[Saturday dawn updates, throughout — to include my thoughts/analysis, after a solid night of sleep. Smile.] Here is a direct link to it, but commenter “Tim” was right — the obligation to buy stock is limited by how much volume trades in the stock, and at what prices.
So it could end up being less than $15 million in gross proceeds to the company, but not more.
And in truth, it could be pretty highly dilutive. Here’s a bit of the summary in the 8-K, but do read the full purchase agreement, for the finer points of how it all works — under the obviously highly negotiated mechanical put pricing formulae:
“…[Humanigen (the “Company”) may] require Aperture to purchase up to $15.0 million worth of newly issued shares (the “Put Shares”) of the Company’s common stock, par value $0.001 per share (the “Common Stock”), over the 36-month term following the effectiveness of the initial resale registration statement described below (the “Investment Period”). From time to time over the Investment Period, and in the Company’s sole discretion, the Company may present Aperture with one or more notices requiring Aperture to purchase a specified dollar amount of Put Shares, based on the price per share per day over five consecutive trading days (a “Pricing Period”). The per share purchase price for these shares equals the daily volume weighted average price of the Common Stock on each date during the Pricing Period on which shares are purchased, less a discount of 6.0% based on a minimum price as set forth in the Purchase Agreement. In addition, in the Company’s sole discretion, but subject to certain limitations, the Company may require Aperture to purchase a percentage of the daily trading volume of Common Stock for each trading day during the Pricing Period. In addition, Aperture will not be obligated to purchase under the Purchase Agreement any shares of Common Stock which, when aggregated with all other shares of Common Stock then beneficially owned by Aperture and its affiliates, would result in Aperture’s beneficial ownership of more than 9.99% of the Company’s issued and outstanding shares of Common Stock….”
So if the prevailing NASDAQ per share price declines so much that the $15 million in total would cause Aperture to buy above the threshold for reporting on SEC Forms 3 and 4… Aperture will be excused from completing those purchases.
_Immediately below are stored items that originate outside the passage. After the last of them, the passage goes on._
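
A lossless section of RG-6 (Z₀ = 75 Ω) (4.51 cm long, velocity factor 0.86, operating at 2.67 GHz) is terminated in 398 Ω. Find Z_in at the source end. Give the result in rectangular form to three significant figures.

λ = v/f = 0.86·c / 2.67 GHz = 0.0966 m
βl = 2π·l/λ = 2π × 0.467 = 168°
tan(βl) = tan(168°) = -0.212
Z_in = Z_0·(Z_L + jZ_0·tanβl)/(Z_0 + jZ_L·tanβl)
     = 75·(398 − j15.9)/(75 − j84.4)

Z_in ≈ 183 + j191 Ω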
This would be true, even if it is the dilution caused by the stock “put rights” themselves, that occasioned the stock price declines. Said another way, perhaps Aperture doesn’t want to be more than a 10 per cent holder — or perhaps Black Horse wants to limit Aperture’s take — of the potential PRV proceeds, to no more than 10 per cent. Condor’s observation? It is unclear which version is more likely.
Fascinating. That’s simply… fascinating. And so, Aperture could become a Schedule 13D filer (at above five per cent holdings), but it will stop just short of being a 10 per cent holder. Unless it decides in writing to accept 13D status, I gather.
Now we wait for a resale registration statement to be filed. The pricing mechanics alone are rather intricate — I’ve never seen such a thing, in 34 years. I’ve seen lots of pre-negotiated discount callable subscriptions, but never one that set a hard dilution limit, in favor of all prior common stockholders at a public company. Usually, if a third party agrees to buy in (i.e., someone in Aperture’s shoes), in a situation as fraught with risk as this — the committed buyer pretty much controls all outcomes. This speaks to the power that Black Horse Capital, et al., still wields at the table, one year post the reorganization in bankruptcy. As I say, fascinating.
Onward — even as monstrous Harvey loses strength as it moves slowly inland, and away from the New Orleans crescent seaboard by the luminous Saturday dawn light. . . do stay safe, one and all.